The good folks in management at the Martini have a very special handbook on how to fire employees. It’s courteous, logical and professional. First, they begin to quietly scale back The Employee’s shifts, week by week. It may be as simple as a “Hey, you know, it’s lookin’ like a pretty slow night, why don’t you go on home?,” ten minutes into the shift, when the only people out eating are those with a senior discount and an 8 pm curfew. The Employee is unable to make any money. The next week, upon taking a glance at the new schedule, The Employee might discover that they don’t seem to have any shifts on the books at all. Curious. The Employee can’t seem to remember being fired.

And then, as the Martini one is inclined to do, the grapevine blows up with speculation.
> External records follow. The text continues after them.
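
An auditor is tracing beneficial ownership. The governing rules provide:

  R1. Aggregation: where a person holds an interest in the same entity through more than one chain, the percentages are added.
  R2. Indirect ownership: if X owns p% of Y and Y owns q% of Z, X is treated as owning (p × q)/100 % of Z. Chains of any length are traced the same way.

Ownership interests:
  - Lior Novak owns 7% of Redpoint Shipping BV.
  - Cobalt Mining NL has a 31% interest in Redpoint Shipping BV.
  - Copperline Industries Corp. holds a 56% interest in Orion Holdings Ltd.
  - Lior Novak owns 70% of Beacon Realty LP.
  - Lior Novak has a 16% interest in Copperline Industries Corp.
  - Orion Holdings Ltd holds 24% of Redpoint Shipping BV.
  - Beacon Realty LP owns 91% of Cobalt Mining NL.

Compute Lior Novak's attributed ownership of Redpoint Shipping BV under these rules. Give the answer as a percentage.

Chain via Beacon Realty LP → Cobalt Mining NL (R2): 70% × 91% × 31% = 19.747% of Redpoint Shipping BV.
Chain via Copperline Industries Corp. → Orion Holdings Ltd (R2): 16% × 56% × 24% = 2.1504% of Redpoint Shipping BV.
Direct interest in Redpoint Shipping BV: 7%.
Aggregating (R1): 19.747% + 2.1504% + 7% = 28.8974%.

28.8974%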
The Employee has long since realized that their employment is over, and the whole staff knows it. But the ever-professional and secretive managers remain tight-lipped until the moment of their choosing.

Last week, this unfortunate chain of events fell upon one of our own—James, a longtime server, proud provider of underage drinks, lover of all womankind (this comes to mind as a theme song: http://www.youtube.com/watch?v=dXwZxzbZw4c&feature=related) and infamous for head-butting tournaments with management.

Once James got called out of his Friday shift (“it’s lookin’ like a slow night…”) and had me check his schedule (“so…you have no shifts.”), we met up for too many rounds of margaritas to reflect on his predicament. Somewhere around the fourth margarita on the rocks, James told me he would be making a scene the next night, to quit properly. I laughed in between bites of my burger and wrote it off as the type of indulgent fantasy that we all have and never act on.

Saturday night. The new general manager, Public Enemy Numero Uno for James, was helping expedite in the understaffed kitchen. I had forgotten much of James’ plan, until he texted and asked me to remove his phone number from the computer and to delete all messages he had sent me that night.

5 short minutes later, the phone at the host stand trilled a few times. The other hostess answered, and called one of the door guys over; it was Public Enemy with a distress call. James was not to be let in or near the building. My ears perked up. Wait a minute….

James had entered through the backdoor of the restaurant, and after locking on the location of Public Enemy (thanks to the coordinates I unwittingly gave him), triumphantly strode up to him, thrown his apron, yelled “Fuck you, asshole—I QUIT!” and proceeded to shower the manager with a Dunkin’ Donuts blueberry smoothie, laced with Crystal Lite Raspberry mix, topped with cream.

Once word reached the floor, James was long gone, but now our GM smelled like fruit punch, and the sickly, sweet smell emanated in a sugary haze wherever he went in the restaurant, all night. Though he seemed relatively unfazed, the rest of the staff was in a state of half shock and half awe. He had done what we all dream of doing on our worst days, and all for the price of a $2.59 smoothie.